Hey R.D. Get with it you jerk.


REVIEW
Searching for Bobby DeNiro
Whatever happened to the brilliant star of such films as Raging Bull and Taxi Driver?

BY DAVID WALKER
dwalker@wweek.com

Remember when Robert DeNiro used to make good films? Think back two or three decades to Taxi Driver and Raging Bull. With nearly 70 screen credits to his name, DeNiro is considered one of the greatest actors in American cinema. The truth is, he has had some moments of greatness, but DeNiro ain't all that great.

Just take the DeNiro test: Name 10 films with great DeNiro performances that were not directed by Martin Scorsese. I'll even get you started--The Godfather: Part II, Midnight Run, Heat, The Untouchables.

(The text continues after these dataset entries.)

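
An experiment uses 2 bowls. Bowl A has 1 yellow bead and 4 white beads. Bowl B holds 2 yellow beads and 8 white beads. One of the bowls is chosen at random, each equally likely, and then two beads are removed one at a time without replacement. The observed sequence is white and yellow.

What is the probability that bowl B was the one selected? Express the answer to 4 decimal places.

0.4706

Compute the likelihood of the observed sequence for each case: P(data | bowl A) = (4/5)(1/4) = 1/5; P(data | bowl B) = (8/10)(2/9) = 8/45.
Multiplying each by its prior: 1/2 · 1/5 = 1/10, 1/2 · 8/45 = 4/45; these sum to 17/90.
Hence P(bowl B | data) = (4/45) / (17/90) = 8/17.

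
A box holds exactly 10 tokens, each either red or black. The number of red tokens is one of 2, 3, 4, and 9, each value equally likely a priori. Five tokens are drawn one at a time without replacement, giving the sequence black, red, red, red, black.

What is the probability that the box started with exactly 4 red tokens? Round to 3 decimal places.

0.741

The likelihood of the observed sequence under each hypothesis: P(data | r = 2) = (8/10)(2/9)(1/8)(0/7) = 0; P(data | r = 3) = (7/10)(3/9)(2/8)(1/7)(6/6) = 0.0083333; P(data | r = 4) = (6/10)(4/9)(3/8)(2/7)(5/6) = 0.02381; P(data | r = 9) = (1/10)(9/9)(8/8)(7/7)(0/6) = 0.
Multiplying each by its prior: 1/4 · 0 = 0, 1/4 · 0.0083333 = 0.0020833, 1/4 · 0.02381 = 0.0059524, 1/4 · 0 = 0; these sum to 0.0080357.
So P(r = 4 | data) = (0.0059524) / (0.0080357) = 0.74074.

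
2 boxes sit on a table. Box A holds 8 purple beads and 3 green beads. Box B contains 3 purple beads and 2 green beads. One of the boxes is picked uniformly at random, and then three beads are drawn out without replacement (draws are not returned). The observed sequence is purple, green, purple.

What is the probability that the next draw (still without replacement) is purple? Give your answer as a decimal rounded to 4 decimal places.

Compute the likelihood of the observed sequence for each case: P(data | box A) = (8/11)(3/10)(7/9) = 28/165; P(data | box B) = (3/5)(2/4)(2/3) = 1/5.
The prior-weighted likelihoods are 1/2 · 28/165 = 14/165, 1/2 · 1/5 = 1/10; with total 61/330.
The posterior is then P(box A | data) = 28/61, P(box B | data) = 33/61.
Averaging over the posterior, P(purple next | data) = (3/4)(28/61) + (1/2)(33/61) = 75/122.

0.6148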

The sad reality is that Bobby DeNiro has become one of those actors who cares more about making money than making good films. He has entered into direct competition with Michael Caine for the "I'll Do Anything for a Buck" Actor of the Year award. Proof? The Adventures of Rocky & Bullwinkle. Meet the Parents. The Fan.

In DeNiro's latest, 15 Minutes, he plays Eddie Fleming, a hotshot New York cop and best-selling author whose exploits are about to be turned into a film. Eddie teams up with chivalrous arson investigator Jordy Warsaw (Ed Burns). Both men are out to catch Emil Slovak and Oleg Razgul, a crazed pair of Slavic psychopaths videotaping their murder spree.

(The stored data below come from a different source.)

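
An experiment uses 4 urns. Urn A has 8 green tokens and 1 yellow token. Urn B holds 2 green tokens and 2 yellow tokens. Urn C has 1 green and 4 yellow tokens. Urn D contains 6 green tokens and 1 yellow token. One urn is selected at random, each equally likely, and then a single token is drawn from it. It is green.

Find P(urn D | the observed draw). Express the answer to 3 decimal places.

The likelihood of this draw under each hypothesis: P(data | urn A) = (8/9) = 0.88889; P(data | urn B) = (2/4) = 0.5; P(data | urn C) = (1/5) = 0.2; P(data | urn D) = (6/7) = 0.85714.
Weighting by the prior gives 1/4 · 0.88889 = 0.22222, 1/4 · 0.5 = 0.125, 1/4 · 0.2 = 0.05, 1/4 · 0.85714 = 0.21429; summing to 0.61151.
By Bayes' rule, P(urn D | data) = (0.21429) / (0.61151) = 0.35042.

0.350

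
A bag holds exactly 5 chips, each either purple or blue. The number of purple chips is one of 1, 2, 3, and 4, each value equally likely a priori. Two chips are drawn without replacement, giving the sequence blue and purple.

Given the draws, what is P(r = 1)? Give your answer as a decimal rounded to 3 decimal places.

Under each hypothesis, the probability of the observed sequence is: P(data | r = 1) = (4/5)(1/4) = 1/5; P(data | r = 2) = (3/5)(2/4) = 3/10; P(data | r = 3) = (2/5)(3/4) = 3/10; P(data | r = 4) = (1/5)(4/4) = 1/5.
Multiplying each by its prior: 1/4 · 1/5 = 1/20, 1/4 · 3/10 = 3/40, 1/4 · 3/10 = 3/40, 1/4 · 1/5 = 1/20; these sum to 1/4.
Hence P(r = 1 | data) = (1/20) / (1/4) = 1/5.

0.200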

Writer-director John Herzfeld wants his film to be a scathing attack on the media and America's obsession with violence. He also wants to make a good movie. Unfortunately, Herzfeld is an inept filmmaker--if he were an arsonist he couldn't start a fire with a can of kerosene and a book of matches. 15 Minutes is not so much a waste of talent as a waste of time--the audience's time. You could better utilize those two hours cleaning your oven or digging in your backyard for worms.

And then there's DeNiro, giving a performance that makes Steven Seagal look like...well, DeNiro. He doesn't even appear to be trying to act; he's simply delivering his lines, finding his mark and contorting his face in that caricaturelike grimace that makes him look like he's having a painful bowel movement. DeNiro's attention seems to be more on whether or not his paycheck will clear than on actually acting. This is not the same man who once became Jake LaMotta; this is a guy making a house payment.

There's nothing wrong with actors earning a living--we all gotta pimp ourselves. The problem is when talented actors like DeNiro don't even try. It's one thing when a good actor turns in a competent performance in a bad film; but lately, DeNiro has been performing badly in equally bad films. DeNiro is a great actor when he works with the likes of Scorsese--someone who challenges him to earn his money. Instead of pushing himself as an actor, however, DeNiro has been forcing his fans to endure his phoned-in performances with schlock like 15 Minutes.